2.2.4. Supporting factors
The Arbitration Court in the UK-France Arbitration regarded inter alia the “navigational defence and security interests” of the parties in the region as factors that could support or strengthen the line indicated by the other factors. Although the Court took a very restrained attitude in the Libya-Malta Case against the factors that it considered alien to the concept of the maritime area in dispute, it nevertheless said that “security considerations are of course not unrelated to the concept of the continental shelf.”
But, the Court in the UK-France Arbitration clearly said that security considerations cannot have a “negative” or a “decisive influence” on the conclusion reached according to other factors. The deliberation of the Arbitration Court in the Guinea-Guinea Bissau Arbitration handled the argument of “security” in a very similar fashion when it used that argument as further support to the principle of “coastal vicinity” which ensures that “each State controls the maritime territories situated opposite its coast and in their vicinity...” The Tribunal pointed out that such a concern for security should have been satisfied by the application of that principle.
The Court in the Libya-Malta Case observed that “the delimitation which will result from the application of the present Judgment is...not so near to the coast of either Party as to make questions of security a particular consideration in the present case.” The Court’s treatment in the Jan Mayen Case was no different as it observed that although security matters might not be relevant in the present case, they were satisfied with the delimitation line indicated. These observations demonstrate that security matters are not the elements that change the direction of the delimitation line in one way or another. However, they support or strengthen the delimitation line reached.

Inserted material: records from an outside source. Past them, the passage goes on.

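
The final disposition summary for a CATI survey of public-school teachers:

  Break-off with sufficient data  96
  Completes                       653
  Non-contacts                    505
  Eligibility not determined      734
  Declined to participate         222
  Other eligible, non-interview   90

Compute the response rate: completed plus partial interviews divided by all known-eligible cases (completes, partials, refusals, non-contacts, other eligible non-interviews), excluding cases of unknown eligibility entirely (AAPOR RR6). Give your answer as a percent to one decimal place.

Top → 653 + 96 = 749
Denom → 653 + 96 + 222 + 505 + 90 = 1566
RR6 = 749 / 1566 = 0.4783

47.8%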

Another element that was indicated to support this conclusion was introduced by the ICJ in the Tunisia-Libya Case. Tunisia argued that fishing activities by its nationals on the mobile fish stocks and on sponge on the sea-bed had been carried out from time immemorable. It argued that it had historic fishing rights in the continental shelf areas off its coasts and that these areas should not be cut off by the continental shelf of Libya. The Court pointed out that historic rights should be respected. However, it further observed that there was no need to raise the argument of historic rights since they were in contradiction of the fundamental fact that continental shelf rights exist ipso facto and ab initio.

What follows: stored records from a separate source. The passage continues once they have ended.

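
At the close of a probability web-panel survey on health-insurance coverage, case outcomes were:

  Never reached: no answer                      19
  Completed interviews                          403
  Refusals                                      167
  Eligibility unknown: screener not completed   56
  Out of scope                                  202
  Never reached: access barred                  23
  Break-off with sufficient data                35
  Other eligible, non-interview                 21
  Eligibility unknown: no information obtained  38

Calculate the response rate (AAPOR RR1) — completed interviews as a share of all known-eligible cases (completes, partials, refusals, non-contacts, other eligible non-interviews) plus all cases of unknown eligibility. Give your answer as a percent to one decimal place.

No contact after all attempts = 19 + 23 = 42
Unknown eligibility = 56 + 38 = 94
Num: 403
Denominator: 403 + 35 + 167 + 42 + 21 + 94 = 762
RR1 = 403 / 762 = 0.5289

52.9%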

It was stated that “The balance established by the Lausanne Peace Treaty in 1923 still continues to be the basis of the relations between Turkey and Greece. The continental shelf concept is a new concept in international law which was not foreseen at the time of the Lausanne Peace Treaty. While trying to give full-effect to this new concept, our present endeavors should be directed towards the maintenance of the balance so established by the Lausanne Treaty” The Statement of Turkish Position by Ambassador S. Bilge, Berne, 31 January 1976, in Pleadings, pp. 167-168; “The search for a comprehensive and lasting solution will be conducted on the basis of respect for international law and the international agreements which determine the status quo in the Aegean.” Statement of then the Prime Minister M. Yılmaz, BBC SWB, EE/2570 B/9, 26 March 1996.